Your question is answered in the negative.
While the Antinepotism Law, s. 116.111, F. S., would not prohibit the employment by the county commissioners of a relative of an official to serve as such official's secretary, I can find no authority for the county commissioners to become involved in providing secretarial assistance to a county court judge, either with or without pay.
Prior to the revision of the judicial system by revised Article V, many boards of county commissioners employed secretarial help for circuit court judges and paid the salaries of such county employees from county funds. Cf. AGO 073-351. However, the county commissioners had no authority whatsoever over secretarial or clerical positions in the office of the county judge. These positions were filled and the compensation therefor was fixed by the county judge himself under the express authority of s. 36.04, F. S. 1971. Under the new two-tiered state judicial system prescribed by revised Art. V, State Const., as implemented by Chs. 72-404 and 72-406, Laws of Florida, a county court judge, like a circuit court judge, is now a salaried officer paid from state funds. See s. 34.024, F. S. Unless the state pays such expenses, the county commissioners have the statutory responsibility of providing funds for the operation of the judicial system in their respective counties -- including courtroom and office facilities and equipment, and unless provided by the state, support personnel -- for both county and circuit courts. See ss. 43.28 and 34.171, F. S.; AGO 072-426.
The state has now taken over the payment of the salaries of the secretarial help for circuit and county court judges, AGO 073-351, and state funds have been appropriated therefor for the 1974-1975 fiscal year. See Items 722 and 730 of the 1974 General Appropriations Act, Ch. 74-300, Laws of Florida. Thus, any authority which the county commissioners formerly had to employ secretarial help for circuit court judges and pay the salaries of such help from county funds has now been preempted by the state; and the statutory responsibility which the county commissioners had with respect to financing secretarial help for circuit and county court judges under ss. 43.28 and 34.171, supra, no longer exists under the express terms of the statutes prescribing that duty and responsibility.

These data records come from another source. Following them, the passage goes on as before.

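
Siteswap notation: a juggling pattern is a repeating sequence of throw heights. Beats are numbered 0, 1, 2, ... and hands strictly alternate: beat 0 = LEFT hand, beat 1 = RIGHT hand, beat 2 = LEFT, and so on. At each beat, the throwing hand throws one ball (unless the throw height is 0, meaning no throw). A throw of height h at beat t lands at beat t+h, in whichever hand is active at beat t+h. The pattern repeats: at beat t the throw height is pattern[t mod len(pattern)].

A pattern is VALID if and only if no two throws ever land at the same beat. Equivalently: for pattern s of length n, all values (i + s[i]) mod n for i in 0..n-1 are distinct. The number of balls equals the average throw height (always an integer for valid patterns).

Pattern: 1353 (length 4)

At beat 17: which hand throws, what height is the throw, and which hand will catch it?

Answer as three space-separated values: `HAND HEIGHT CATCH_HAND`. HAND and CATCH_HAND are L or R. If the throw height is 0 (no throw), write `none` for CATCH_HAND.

Answer: R 3 L

Derivation:
Beat 17: 17 mod 2 = 1, so hand = R
Throw height = pattern[17 mod 4] = pattern[1] = 3
Lands at beat 17+3=20, 20 mod 2 = 0, so catch hand = L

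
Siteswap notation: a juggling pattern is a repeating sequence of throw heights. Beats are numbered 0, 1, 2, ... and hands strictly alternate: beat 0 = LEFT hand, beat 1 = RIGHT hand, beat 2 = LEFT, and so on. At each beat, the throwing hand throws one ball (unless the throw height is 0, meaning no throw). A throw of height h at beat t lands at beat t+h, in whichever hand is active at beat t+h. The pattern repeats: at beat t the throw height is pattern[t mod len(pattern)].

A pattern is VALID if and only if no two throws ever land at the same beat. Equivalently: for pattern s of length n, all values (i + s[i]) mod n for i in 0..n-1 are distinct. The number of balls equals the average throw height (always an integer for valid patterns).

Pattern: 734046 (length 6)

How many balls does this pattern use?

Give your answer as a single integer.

Pattern = [7, 3, 4, 0, 4, 6], length n = 6
  position 0: throw height = 7, running sum = 7
  position 1: throw height = 3, running sum = 10
  position 2: throw height = 4, running sum = 14
  position 3: throw height = 0, running sum = 14
  position 4: throw height = 4, running sum = 18
  position 5: throw height = 6, running sum = 24
Total sum = 24; balls = sum / n = 24 / 6 = 4

Answer: 4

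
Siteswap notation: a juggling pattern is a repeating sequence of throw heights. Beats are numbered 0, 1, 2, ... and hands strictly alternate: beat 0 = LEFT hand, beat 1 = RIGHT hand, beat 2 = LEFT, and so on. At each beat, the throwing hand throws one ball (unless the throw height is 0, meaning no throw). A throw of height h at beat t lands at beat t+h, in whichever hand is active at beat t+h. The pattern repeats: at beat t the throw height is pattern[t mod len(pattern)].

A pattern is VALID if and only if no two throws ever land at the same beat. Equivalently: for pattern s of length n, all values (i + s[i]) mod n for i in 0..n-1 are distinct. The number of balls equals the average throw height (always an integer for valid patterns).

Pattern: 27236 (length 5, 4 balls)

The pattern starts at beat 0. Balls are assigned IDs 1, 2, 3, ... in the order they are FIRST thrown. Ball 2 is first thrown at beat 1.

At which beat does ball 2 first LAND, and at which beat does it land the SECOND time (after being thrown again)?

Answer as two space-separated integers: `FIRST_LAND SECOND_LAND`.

Answer: 8 11

Derivation:
Beat 0 (L): throw ball1 h=2 -> lands@2:L; in-air after throw: [b1@2:L]
Beat 1 (R): throw ball2 h=7 -> lands@8:L; in-air after throw: [b1@2:L b2@8:L]
Beat 2 (L): throw ball1 h=2 -> lands@4:L; in-air after throw: [b1@4:L b2@8:L]
Beat 3 (R): throw ball3 h=3 -> lands@6:L; in-air after throw: [b1@4:L b3@6:L b2@8:L]
Beat 4 (L): throw ball1 h=6 -> lands@10:L; in-air after throw: [b3@6:L b2@8:L b1@10:L]
Beat 5 (R): throw ball4 h=2 -> lands@7:R; in-air after throw: [b3@6:L b4@7:R b2@8:L b1@10:L]
Beat 6 (L): throw ball3 h=7 -> lands@13:R; in-air after throw: [b4@7:R b2@8:L b1@10:L b3@13:R]
Beat 7 (R): throw ball4 h=2 -> lands@9:R; in-air after throw: [b2@8:L b4@9:R b1@10:L b3@13:R]
Beat 8 (L): throw ball2 h=3 -> lands@11:R; in-air after throw: [b4@9:R b1@10:L b2@11:R b3@13:R]
Beat 9 (R): throw ball4 h=6 -> lands@15:R; in-air after throw: [b1@10:L b2@11:R b3@13:R b4@15:R]
Beat 10 (L): throw ball1 h=2 -> lands@12:L; in-air after throw: [b2@11:R b1@12:L b3@13:R b4@15:R]
Beat 11 (R): throw ball2 h=7 -> lands@18:L; in-air after throw: [b1@12:L b3@13:R b4@15:R b2@18:L]
Ball 2: thrown@1 h=7 -> first land @8; rethrown@8 h=3 -> second land @11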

While a county has broad home rule powers under s. 125.01, F. S., the exercise of such powers must necessarily be for a county purpose and, under the Constitution, Art. VIII, s. 1, must be consistent with general law. The employing of a person to fill a position in state employment, for which state funds have been budgeted, would not, in my opinion, be in accord with these basic home rule principles -- even if, in the beginning, the county employee should work for a nominal salary or no salary.